Software giant Wipro, which was hammered down below Rs 800 per share on the bourses, was otherwise looking strong in earnings. Wipro has had growth rates of over 100 per cent in three consecutive quarters -- July-September 2000, October-December 2000 and January-March 2001.
However, in the quarter ended June 2001, its growth in earnings slipped to 90 per cent.
Analysts project a 6 per cent decline in earnings in the third quarter (Q3) of 2001-02 for Wipro, in the worst case scenario following the September 11 events. Prior to the attacks, the consensus estimate was a 17 per cent growth in Q3. The lower expectation in growth rates is reflected in the company's showing on the bourses where its share price has declined from Rs 1,600 a few months back to around Rs 1,000-1,050 now.
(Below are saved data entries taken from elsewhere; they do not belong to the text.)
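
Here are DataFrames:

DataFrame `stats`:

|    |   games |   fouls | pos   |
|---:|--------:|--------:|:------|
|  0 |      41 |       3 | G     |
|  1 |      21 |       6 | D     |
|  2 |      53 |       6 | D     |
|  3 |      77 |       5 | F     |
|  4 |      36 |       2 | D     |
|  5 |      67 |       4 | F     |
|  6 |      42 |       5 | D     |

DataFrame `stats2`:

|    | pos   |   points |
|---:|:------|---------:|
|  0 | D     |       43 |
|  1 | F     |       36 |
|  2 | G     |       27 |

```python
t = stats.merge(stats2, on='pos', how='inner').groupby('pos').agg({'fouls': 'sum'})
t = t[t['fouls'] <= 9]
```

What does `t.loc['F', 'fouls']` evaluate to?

merge on 'pos' (how='inner') → 7 rows:
   games  fouls pos  points
0     41      3   G      27
1     21      6   D      43
2     53      6   D      43
3     77      5   F      36
4     36      2   D      43
5     67      4   F      36
6     42      5   D      43
group by pos, sum of fouls:
     fouls
pos       
D       19
F        9
G        3
filter rows where fouls <= 9:
     fouls
pos       
F        9
G        3
The value at row 'F', column 'fouls' is 9.

9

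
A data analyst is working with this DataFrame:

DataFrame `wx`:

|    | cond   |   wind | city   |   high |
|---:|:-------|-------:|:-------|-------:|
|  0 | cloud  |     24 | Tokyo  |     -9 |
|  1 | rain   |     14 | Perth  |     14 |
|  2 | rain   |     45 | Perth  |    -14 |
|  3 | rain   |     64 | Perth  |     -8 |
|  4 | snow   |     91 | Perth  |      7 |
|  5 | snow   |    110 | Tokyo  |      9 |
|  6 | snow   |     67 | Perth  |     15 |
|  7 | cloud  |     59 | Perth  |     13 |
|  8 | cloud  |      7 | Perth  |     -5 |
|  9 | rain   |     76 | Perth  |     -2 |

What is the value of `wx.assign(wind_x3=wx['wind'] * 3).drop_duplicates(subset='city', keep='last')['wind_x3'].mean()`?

add column wind_x3 = wx['wind'] * 3:
    cond  wind   city  high  wind_x3
0  cloud    24  Tokyo    -9       72
1   rain    14  Perth    14       42
2   rain    45  Perth   -14      135
3   rain    64  Perth    -8      192
4   snow    91  Perth     7      273
5   snow   110  Tokyo     9      330
6   snow    67  Perth    15      201
7  cloud    59  Perth    13      177
8  cloud     7  Perth    -5       21
9   rain    76  Perth    -2      228
drop duplicate city (keep=last):
   cond  wind   city  high  wind_x3
5  snow   110  Tokyo     9      330
9  rain    76  Perth    -2      228
So mean() = 279.0.

279.0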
Earnings of Infosys Technologies was already on the wane after registering a 134.4 per cent rise during the quarter ended September 2000. The growth rate in earnings slipped to 125.27 per cent in October-December 2000 and it worsened further to 111.72 per cent in January-March 2001. The growth rate was down substantially to 56.68 per cent during the quarter ended June 2001. In the changed scenario, analysts project a flat earnings growth during the third quarter of 2001-02.
Satyam Computer which has registered a growth rate of over 100 per cent during the last three consecutive quarters is unlikely to repeat the show during the forthcoming quarters. The company's 77 per cent revenue comes from the US. Satyam's exposure to the financial services domain has been at 38 per cent. The stock has come in for significant correction in the recent period, reflecting the uncertainty in demand for its speciality products. Indeed, analysts have projected a 4 per cent decline in its earnings growth (quarter-on-quarter) for the third quarter.
The fourth major software company, HCL Technologies has registered the lowest earnings growth rate of 45.56 per cent during the quarter ended June 2001. This has been a sharp drop compared with earnings growth rate of 170.67 per cent in October-December 2000 and 113.44 per cent in January-March 2001. The company has warned that the second quarter results in the current fiscal would be below expectations, blaming postponements in data warehousing investment by its overseas customers. Analysts project a 10 per cent earnings decline during the third quarter of the current year.